Таких глаз я не видел у экскурсантов Музыкального центра в Лос-Анджелесе, который, повторяю, произвел на меня сильнейшее впечатление своим умопомрачительным богатством. Много я видел на свете новых театров и концертных залов. И в Хельсинки, где акустика такова, что, если ты будешь сидеть в самом последнем ряду и на пол сцены упадет спичка, ты услышишь ее падение; и на редкость изящный зал имени Бетховена в Бонне; и совсем новой конструкции театр Сары Бернар в Париже; и театральные залы Норвегии, Швеции, Голландии; но такое захлебывающееся богатство и размах возможны только в США. Это Америка!
Трупп постоянных нет ни в драме, ни в опере, но гастролеры слетаются со всего мира, как говорится, и оптом, и в розницу.
В эти дни в концертном зале шли оперы Верди, Моцарта, Пуччини в исполнении артистов нью-йоркской Метрополитен-опера.

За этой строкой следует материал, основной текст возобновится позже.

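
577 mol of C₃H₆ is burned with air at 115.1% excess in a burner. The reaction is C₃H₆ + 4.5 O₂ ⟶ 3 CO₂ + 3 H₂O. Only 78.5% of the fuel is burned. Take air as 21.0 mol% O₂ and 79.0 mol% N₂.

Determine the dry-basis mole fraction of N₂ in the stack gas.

Stoichiometric O₂ = 4.5 × 577 = 2596 mol; O₂ fed = 2596 × 2.151 = 5585 mol.
N₂ fed = 5585 × 79/21 = 21010 mol.
Fuel reacted = 0.785 × 577 → ξ = 452.9 mol.
Outlet (n = n₀ + ν ξ):
  C₃H₆: 577 − 1(452.9) = 124.1
  O₂: 5585 − 4.5(452.9) = 3547
  N₂: 21010 (inert)
  CO₂: 0 + 3(452.9) = 1359
  H₂O: 0 + 3(452.9) = 1359
Dry total = 26040 mol; y_N₂ (dry) = 21010 / 26040 = 0.8068.

0.807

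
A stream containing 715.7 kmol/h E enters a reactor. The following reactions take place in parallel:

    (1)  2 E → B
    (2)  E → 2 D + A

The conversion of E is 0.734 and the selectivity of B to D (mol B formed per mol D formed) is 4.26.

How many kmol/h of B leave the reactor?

248 kmol/h

Conversion of E: E consumed = 0.734 × 715.7 = 525.3 kmol/h = 2ξ₁ + 1ξ₂.
Selectivity: 1ξ₁ / (2ξ₂) = 4.26 → ξ₁ = 8.52 ξ₂.
Substitute: (2·8.52 + 1) ξ₂ = 525.3 → ξ₂ = 29.12 kmol/h, ξ₁ = 248.1 kmol/h.
Outlet amounts (n = n₀ + Σ ν·ξ):
  E: 715.7 − 2(248.1) − 1(29.12) = 190.4
  B: 0 + 1(248.1) = 248.1
  D: 0 + 2(29.12) = 58.24
  A: 0 + 1(29.12) = 29.12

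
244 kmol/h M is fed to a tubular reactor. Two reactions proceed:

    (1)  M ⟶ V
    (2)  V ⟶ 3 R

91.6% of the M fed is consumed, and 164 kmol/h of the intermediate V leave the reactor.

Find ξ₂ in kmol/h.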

В драме шел спектакль «Дьяволы» (не помню сейчас чей), а в огромном зале Амансон-театра — новинка, ставшая уже тогда сенсацией, драматический мюзикл «Человек из Ламанчи». Сейчас, когда прошли годы, я с особой горечью сожалею о том, что не побывал на этом спектакле в тот единственный субботний вечер 6 мая 1967 года, который мы с Граниным и Лурье провели в Лос-Анджелесе. Но мы являлись гостями, и программа наша была составлена Ирвингом Стоуном плотно.

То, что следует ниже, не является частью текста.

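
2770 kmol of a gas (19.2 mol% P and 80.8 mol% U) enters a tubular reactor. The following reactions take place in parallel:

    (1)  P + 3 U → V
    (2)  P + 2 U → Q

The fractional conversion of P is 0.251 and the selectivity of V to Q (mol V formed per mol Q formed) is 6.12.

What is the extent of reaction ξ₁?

ξ₁ = 115 kmol

Conversion of P: P consumed = 0.251 × 531.8 = 133.5 kmol = 1ξ₁ + 1ξ₂.
Selectivity: 1ξ₁ / (1ξ₂) = 6.12 → ξ₁ = 6.12 ξ₂.
Substitute: (1·6.12 + 1) ξ₂ = 133.5 → ξ₂ = 18.75 kmol, ξ₁ = 114.7 kmol.
Outlet amounts (n = n₀ + Σ ν·ξ):
  P: 531.8 − 1(114.7) − 1(18.75) = 398.3
  U: 2238 − 3(114.7) − 2(18.75) = 1856
  V: 0 + 1(114.7) = 114.7
  Q: 0 + 1(18.75) = 18.75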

Впрочем, я не прав! Нет, нельзя жалеть. Я вспоминаю этот вечер — он был незабываемым. Мы провели его в гостях у Хейфица.
В гостях у Хейфица
Познакомился я с Хейфицем довольно неожиданным образом. Году в 1965-м сижу я как-то вечером у себя в кабинете, читаю тысячную пьесу из самотека. Раздается телефонный звонок — тоже, наверное, тысячный за день. Звонят по поручению американского нейрохирурга Милтона Хейфица, который гостит в Москве по приглашению Московской нейрохирургической клиники, и спрашивают — не согласился бы я встретиться с господином Хейфицем. Честно скажу, я слегка опешил. Ну если бы свой брат писатель, театральный деятель, на худой конец журналист, — естественно. Но нейрохирург?.. Батюшки, о чем я буду с ним говорить? Однако механически срабатывают чувства любознательности и вежливости.
— С удовольствием! — отвечаю. И назначаю встречу в Доме литераторов.

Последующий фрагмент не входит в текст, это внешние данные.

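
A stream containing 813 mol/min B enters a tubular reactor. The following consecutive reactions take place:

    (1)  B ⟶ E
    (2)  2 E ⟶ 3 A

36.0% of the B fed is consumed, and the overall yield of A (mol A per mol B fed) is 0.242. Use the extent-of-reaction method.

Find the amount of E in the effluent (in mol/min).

162 mol/min

Conversion of B: B consumed = 1ξ₁ = 0.36 × 813 → ξ₁ = 292.7 mol/min.
Yield of A: 3ξ₂ / 813 = 0.242 → ξ₂ = 65.58 mol/min.
Outlet amounts (n = n₀ + Σ ν·ξ):
  B: 813 − 1(292.7) = 520.3
  E: 0 + 1(292.7) − 2(65.58) = 161.5
  A: 0 + 3(65.58) = 196.7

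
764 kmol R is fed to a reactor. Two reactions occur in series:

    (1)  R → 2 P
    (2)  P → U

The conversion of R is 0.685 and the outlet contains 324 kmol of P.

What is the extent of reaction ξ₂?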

На следующий день мы сидим в нашем уютном кафе на улице Герцена, ужинаем и через десять — пятнадцать минут знакомства увлеченно обсуждаем один неожиданный для меня вопрос (опять неожиданный!), с которым обратился ко мне Хейфиц. Кстати сказать, разыскал он меня по совету Ирвинга Стоуна, с которым, как я говорил, я познакомился опять-таки в Москве двумя-тремя годами раньше. Хейфиц — друг Стоуна, живет тоже в Лос-Анджелесе, в Беверли-хиллз. От Стоуна Хейфиц узнал о существовании на земле, в Москве, драматурга Розова. А заодно и телефон. Вопрос же был такой…
Ох, не знаю, как его и сформулировать. Начну исподволь. У Милтона Хейфица, кроме основного занятия, масса увлечений. И одно из них — искусство во всех его проявлениях. Знаменитый нейрохирург бьется над проблемой, в какой доле мозга возникает эстетическое чувство, какой участок коры головного мозга в какой-то степени заведует искусством. Хейфиц хочет научным путем найти, как он выразился, общий знаменатель прекрасного.
— Вы понимаете, — говорил он мне, — этот знаменатель важен в оценке явления искусства. Найдем мы его — отпадут ненужные частные споры, является ли данная картина, сюита, статуя, пьеса явлением искусства или она таковым вообще не является, так как возникает в мозгу не там, где ей положено, а совсем в другом месте.
Хейфиц объяснял мне суть вопроса долго, рисовал на бумажной салфетке мозг кролика, собаки, обезьяны, человека. А я в это время до предела напрягал свой собственный. Позднее, когда мы были у Хейфица дома, я увидел в комнатах несколько скульптур. Одна из них произвела на меня особенно большое впечатление. Упавший на землю могучий мужчина обхватил земной шар распростертыми руками, до судорог напряг мышцы всего тела, тупо уперся лбом в землю. Скульптура называется «Отчаяние».
— Это мои работы, — пояснил Хейфиц. — Я их делал тогда, когда писал брошюру. Я старался в своем собственном мозгу возбудить тот участок, который ведает эмоциями, связанными с искусством, и почувствовать его. Мне казалось, я добился кое-какого успеха. До этого я никогда не прикасался к глине или пластилину. И вот эту скульптуру, — он показал на бюст молодого человека, — сделал по памяти за четыре часа.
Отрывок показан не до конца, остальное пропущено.